# Greetings from France



## Zinovia A. (Dec 11, 2017)

Hello people ,

My name is Zinovia, i am from Greece, and i currently live in Bordeaux, France.
I started working as a composer in 2009 after i had finished my music studies at a conservatory (piano, Classical Harmony, Counterpoint & Fugue). I have a personal project as a solo artist (my new album is going to be released this coming February) and at the same time i work as a composer for TV series for Russia. 

I am excited to be a member of this forum and to meet other professional musicians/composers with whom i can exchange ideas and working tips. 

Thanks for accepting my request 
Z.


----------



## leon chevalier (Dec 12, 2017)

Welcome and good luck for your future release!


----------



## Emmanuel Rousseau (Dec 12, 2017)

Hello Zinovia, bienvenue sur Vi-Control !


----------



## Paul Grymaud (Dec 12, 2017)

Welcome Zinovia ! Καλωσόρισμα!


----------



## Zinovia A. (Dec 13, 2017)

Thank you guys!


----------



## Silence-is-Golden (Dec 13, 2017)

france, greece, russia: that is an interesting mix.

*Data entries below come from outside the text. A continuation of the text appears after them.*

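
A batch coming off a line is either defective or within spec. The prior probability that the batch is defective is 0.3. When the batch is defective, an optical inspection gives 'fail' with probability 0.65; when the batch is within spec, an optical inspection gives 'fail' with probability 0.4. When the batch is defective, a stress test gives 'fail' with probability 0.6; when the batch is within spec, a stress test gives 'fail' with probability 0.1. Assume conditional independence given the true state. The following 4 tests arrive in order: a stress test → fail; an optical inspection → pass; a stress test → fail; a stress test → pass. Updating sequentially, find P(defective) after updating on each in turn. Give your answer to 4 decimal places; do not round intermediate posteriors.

Apply Bayes' rule sequentially, carrying P(defective) forward.
After a stress test='fail': P(defective) = 0.6·0.3000 / (0.6·0.3000 + 0.1·0.7000) ≈ 0.7200
After an optical inspection='pass': P(defective) = 0.35·0.7200 / (0.35·0.7200 + 0.6·0.2800) ≈ 0.6000
After a stress test='fail': P(defective) = 0.6·0.6000 / (0.6·0.6000 + 0.1·0.4000) ≈ 0.9000
After a stress test='pass': P(defective) = 0.4·0.9000 / (0.4·0.9000 + 0.9·0.1000) ≈ 0.8000

0.8000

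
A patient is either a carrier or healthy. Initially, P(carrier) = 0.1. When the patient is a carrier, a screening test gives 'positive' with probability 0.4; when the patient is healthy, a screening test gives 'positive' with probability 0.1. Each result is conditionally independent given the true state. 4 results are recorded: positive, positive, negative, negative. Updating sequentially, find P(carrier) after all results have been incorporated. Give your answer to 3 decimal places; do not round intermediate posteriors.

After 'positive': P(carrier) = 0.4·0.1000 / (0.4·0.1000 + 0.1·0.9000) ≈ 0.3077
After 'positive': P(carrier) = 0.4·0.3077 / (0.4·0.3077 + 0.1·0.6923) ≈ 0.6400
After 'negative': P(carrier) = 0.6·0.6400 / (0.6·0.6400 + 0.9·0.3600) ≈ 0.5424
After 'negative': P(carrier) = 0.6·0.5424 / (0.6·0.5424 + 0.9·0.4576) ≈ 0.4414

0.441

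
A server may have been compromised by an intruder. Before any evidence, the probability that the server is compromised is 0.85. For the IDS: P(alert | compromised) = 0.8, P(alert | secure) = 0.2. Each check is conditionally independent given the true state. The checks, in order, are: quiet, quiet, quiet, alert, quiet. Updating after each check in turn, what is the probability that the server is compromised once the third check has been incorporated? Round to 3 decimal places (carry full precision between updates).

0.081

After 'quiet': P(compromised) = 0.2·0.8500 / (0.2·0.8500 + 0.8·0.1500) ≈ 0.5862
After 'quiet': P(compromised) = 0.2·0.5862 / (0.2·0.5862 + 0.8·0.4138) ≈ 0.2615
After 'quiet': P(compromised) = 0.2·0.2615 / (0.2·0.2615 + 0.8·0.7385) ≈ 0.0813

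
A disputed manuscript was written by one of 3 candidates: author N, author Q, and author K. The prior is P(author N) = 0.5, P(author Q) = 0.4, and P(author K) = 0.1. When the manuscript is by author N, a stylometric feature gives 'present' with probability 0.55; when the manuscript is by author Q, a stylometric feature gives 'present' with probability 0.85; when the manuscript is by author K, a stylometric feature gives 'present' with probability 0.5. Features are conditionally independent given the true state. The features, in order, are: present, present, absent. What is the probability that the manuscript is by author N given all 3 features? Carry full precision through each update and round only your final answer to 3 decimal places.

After 'present': normaliser = 0.55·0.5000 + 0.85·0.4000 + 0.5·0.1000; P(author N) ≈ 0.4135, P(author Q) ≈ 0.5113, P(author K) ≈ 0.0752
After 'present': normaliser = 0.55·0.4135 + 0.85·0.5113 + 0.5·0.0752; P(author N) ≈ 0.3251, P(author Q) ≈ 0.6212, P(author K) ≈ 0.0537
After 'absent': normaliser = 0.45·0.3251 + 0.15·0.6212 + 0.5·0.0537; P(author N) ≈ 0.5493, P(author Q) ≈ 0.3498, P(author K) ≈ 0.1009

0.549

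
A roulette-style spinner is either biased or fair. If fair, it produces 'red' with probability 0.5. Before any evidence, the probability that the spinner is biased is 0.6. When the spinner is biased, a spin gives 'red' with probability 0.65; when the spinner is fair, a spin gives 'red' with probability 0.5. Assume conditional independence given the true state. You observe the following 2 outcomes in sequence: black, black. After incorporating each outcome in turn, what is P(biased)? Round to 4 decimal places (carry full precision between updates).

Apply Bayes' rule sequentially, carrying P(biased) forward.
After 'black': P(biased) = 0.35·0.6000 / (0.35·0.6000 + 0.5·0.4000) ≈ 0.5122
After 'black': P(biased) = 0.35·0.5122 / (0.35·0.5122 + 0.5·0.4878) ≈ 0.4236

0.4236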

Do you also have some orchestral / cinematic music (whatever that label means these days ) online ?
The music you have online is very nice and "atmospheric". And I am curious what your more orchestral music would sound like.


----------



## Zinovia A. (Dec 13, 2017)

Indeed, who would have thought..

In fact i do have another soundcloud profile with some of my earlier stuff for series. Here it is https://soundcloud.com/zinoviaarvanitidiworks

Feel free to give me feedback!


----------